During his five seasons in New York, Barry Cofield gave the Giants everything he had and more. A fourth-round draft pick out of Northwestern in 2006, Cofield’s relentless work ethic in the middle of Big Blue’s defensive line helped Michael Strahan, Osi Umenyiora and Justin Tuck create havoc from the outside.
The Giants, 38-42 plus two first-round playoff exits during the five years before Cofield’s arrival, were 48-32 plus a 4-1 postseason mark that included a victory in Super Bowl XLII during his five seasons as a regular.
Strahan and Co. provided the flash, but Cofield was the blue-collar heart of the defensive line, the unit that propelled the Giants to the huge title game upset of the previously perfect New England Patriots four years ago.
“He’s a hell of a football player, … one of those complete defensive tackles,” Tuck said. “A lot of our rush stuff is predicated on formations and he’s smart enough not to miss a beat with that.”
However, the ever-tightfisted Giants missed out on retaining Cofield when he was a free agent this offseason and he signed a six-year, $36 million contract with their ever-profilgate NFC East rivals, the Washington Redskins, whose fans he had mocked for cheering New York’s failure to make the playoffs despite its season-ending triumph in Landover eight months ago.
“That shows you the state of their team, that they were cheering about us failing,” Cofield said back then in reference to a scoreboard video showing the Packers had claimed the NFC’s final playoff spot away from the Giants. “When you have no success, those are the kind of things that excite you.”
A new uniform and $12.5 million in guaranteed greenbacks later and Cofield can’t wait for the chance to end Washington’s six-game losing streak against New York and to show those same fans how he now bleeds burgundy and gold as much as they do.
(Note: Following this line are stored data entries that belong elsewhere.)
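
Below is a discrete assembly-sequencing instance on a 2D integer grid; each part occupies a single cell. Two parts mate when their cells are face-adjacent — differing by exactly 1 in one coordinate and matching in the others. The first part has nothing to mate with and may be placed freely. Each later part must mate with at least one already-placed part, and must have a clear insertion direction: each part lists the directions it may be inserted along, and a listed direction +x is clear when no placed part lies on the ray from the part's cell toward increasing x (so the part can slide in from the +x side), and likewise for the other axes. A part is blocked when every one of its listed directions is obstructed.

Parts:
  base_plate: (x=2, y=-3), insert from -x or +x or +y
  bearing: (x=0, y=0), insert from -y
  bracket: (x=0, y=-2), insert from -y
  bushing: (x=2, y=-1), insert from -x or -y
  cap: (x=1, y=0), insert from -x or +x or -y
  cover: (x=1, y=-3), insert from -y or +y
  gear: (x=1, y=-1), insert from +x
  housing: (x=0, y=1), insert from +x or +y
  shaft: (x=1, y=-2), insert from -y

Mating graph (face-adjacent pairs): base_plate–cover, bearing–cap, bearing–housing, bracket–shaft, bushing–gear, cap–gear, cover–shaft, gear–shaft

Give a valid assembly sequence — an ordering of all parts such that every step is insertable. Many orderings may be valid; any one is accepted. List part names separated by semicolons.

bearing; housing; cap; gear; bushing; shaft; bracket; cover; base_plate

1. bearing@(0, 0) [-y clear] — {bearing}
2. housing@(0, 1) [+x clear] — {bearing, housing}
3. cap@(1, 0) [+x clear] — {bearing, cap, housing}
4. gear@(1, -1) [+x clear] — {bearing, cap, gear, housing}
5. bushing@(2, -1) [-y clear] — {bearing, bushing, cap, gear, housing}
6. shaft@(1, -2) [-y clear] — {bearing, bushing, cap, gear, housing, shaft}
7. bracket@(0, -2) [-y clear] — {bearing, bracket, bushing, cap, gear, housing, shaft}
8. cover@(1, -3) [-y clear] — {bearing, bracket, bushing, cap, cover, gear, housing, shaft}
9. base_plate@(2, -3) [+x clear] — {base_plate, bearing, bracket, bushing, cap, cover, gear, housing, shaft}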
“It’s my first time in a real game in front of the fans here in Washington,” Cofield said about Sunday’s opener. “We’re looking to start a new era in Redskin football. It’s great that (the opener is against) the Giants. It’s going to be fun. I never lost contact with (his ex-teammates). Those relationships go past the football field. It’s a weird sense of familiarity, but it all comes down to what we do … no matter who we play. I don’t expect too much interaction pregame. It’s going to be a fight until the clock strikes zero. But after the game I’ll hug everybody. The only thing I miss (about) New York are my friends.”
But friendship only goes so far. Not only has Cofield schooled his new linemates about the idiosyncrasies of the Giants’ offensive linemen, he has ratted out Tuck and Co. to the Redskins’ blockers.
“There’s little things I know about each guy from facing them every day in practice and I try to relay those things to my teammates,” said Cofield, who seems to have adjusted smoothly on the fly from 4-3 defensive tackle to 3-4 nose tackle. “Every weakness I think they’ve got is going to be shared with my new teammates.”
If the Redskins upset the Giants on Sunday, maybe we’ll realize that the undersung Cofield was more of a difference-maker than we ever knew.